Personne ne demanda où était allée Cirocco. Gaby avait l’impression que la réponse les aurait tous surpris, tous, y compris les Titanides.

Cirocco était allée consulter Rhéa, le cerveau satellite qui dominait la région à cent kilomètres alentour. Rhéa n’était soumise qu’à la seule autorité de Gaïa. Elle était également complètement folle.

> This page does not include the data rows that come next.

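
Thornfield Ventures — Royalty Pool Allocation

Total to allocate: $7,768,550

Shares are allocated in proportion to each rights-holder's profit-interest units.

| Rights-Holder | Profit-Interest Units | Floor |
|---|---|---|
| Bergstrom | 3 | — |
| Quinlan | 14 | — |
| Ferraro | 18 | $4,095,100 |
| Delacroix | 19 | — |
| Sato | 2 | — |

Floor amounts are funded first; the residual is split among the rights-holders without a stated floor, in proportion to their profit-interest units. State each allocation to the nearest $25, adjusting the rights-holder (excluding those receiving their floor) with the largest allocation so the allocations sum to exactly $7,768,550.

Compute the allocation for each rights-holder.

Guaranteed amounts: Ferraro $4,095,100. Residual $3,673,450.
Residual split over remaining profit-interest units 38: Bergstrom 290,009.21 → $290,000; Quinlan 1,353,376.32 → $1,353,375; Delacroix 1,836,725.00 → $1,836,725; Sato 193,339.47 → $193,350.

Bergstrom: $290,000 | Quinlan: $1,353,375 | Ferraro: $4,095,100 | Delacroix: $1,836,725 | Sato: $193,350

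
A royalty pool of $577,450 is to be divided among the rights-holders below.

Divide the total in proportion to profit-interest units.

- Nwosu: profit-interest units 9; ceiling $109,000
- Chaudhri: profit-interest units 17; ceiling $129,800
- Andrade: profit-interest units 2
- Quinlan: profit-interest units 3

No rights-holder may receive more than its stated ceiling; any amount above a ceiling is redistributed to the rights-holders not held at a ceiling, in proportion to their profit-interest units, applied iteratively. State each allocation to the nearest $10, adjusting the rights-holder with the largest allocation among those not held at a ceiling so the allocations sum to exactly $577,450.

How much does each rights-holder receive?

Sum of profit-interest units: 31.
Proportional shares (ignoring caps): Nwosu 167,646.77; Chaudhri 316,666.13; Andrade 37,254.84; Quinlan 55,882.26.
Cap binds for Nwosu ($109,000), Chaudhri ($129,800); residual $338,650 reallocated over remaining profit-interest units 5.
Redistributed shares: Andrade 135,460.00 → $135,460; Quinlan 203,190.00 → $203,190.

Nwosu: $109,000 · Chaudhri: $129,800 · Andrade: $135,460 · Quinlan: $203,190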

La seule façon de rendre visite aux cerveaux régionaux était de passer par les câbles verticaux centraux. C’était en effet là qu’ils vivaient, au pied d’un escalier en spirale de cinq kilomètres. Même les Titanides ignoraient ce fait. Leur connaissance des douze demi-dieux était limitée. En créant les Titanides – jusqu’à leur culture et leurs traditions –, Gaïa n’avait pas vu l’utilité de leur encombrer la tête avec ses régions : ce n’était que des appendices et rien de plus, des servomécanismes quasi intelligents chargés de faire marcher les choses dans les limites de leur domaine personnel. Pour les Titanides, y voir simplement des divinités vassales eût été entamer leur capacité à apprécier Gaïa. Dociles, les Titanides ne se souciaient pas plus de ces gros amas de tissu nerveux que le plus ignorant des touristes. Hypérion pour elles était une région, pas une personne.

La réalité était bien différente et ce depuis bien longtemps avant que naissent les Titanides. Peut-être les cerveaux avaient-il été effectivement soumis à Gaïa durant sa jeunesse. C’est ce qu’elle affirmait. Mais aujourd’hui, chacun des douze affirmait de plus en plus son indépendance. Pour accomplir ses volontés, Gaïa devait cajoler ou menacer.

Pour une région comme Hypérion, une simple requête suffisait. Hypérion restait le plus sûr allié de Gaïa sur la couronne. Le fait toutefois qu’elle en fût réduite à lui demander montrait à quel point les choses en étaient arrivées. Gaïa n’avait plus guère de contrôle direct sur l’anneau.

Gaby avait rencontré plusieurs régions ; elle était descendue voir Hypérion une douzaine de fois. Elle l’avait trouvé ennuyeux, un vrai automate. Elle suspectait comme de juste les méchants d’être bien plus intéressants que les bons. Lorsqu’il parlait, Hypérion s’arrangeait pour prononcer le nom de Gaïa deux fois par phrase. Gaby et Cirocco l’avaient vu juste avant le Carnaval. Le câble central d’Hypérion faisait toujours à Gaby un drôle d’effet. Elle l’avait visité, en compagnie de Cirocco et du reste de l’équipage du Seigneur des Anneaux lors de ses premières semaines à Gaïa. Sans le savoir, ils s’étaient approchés à quelques centaines de mètres de son entrée. L’avoir découverte leur aurait épargné une terrible odyssée.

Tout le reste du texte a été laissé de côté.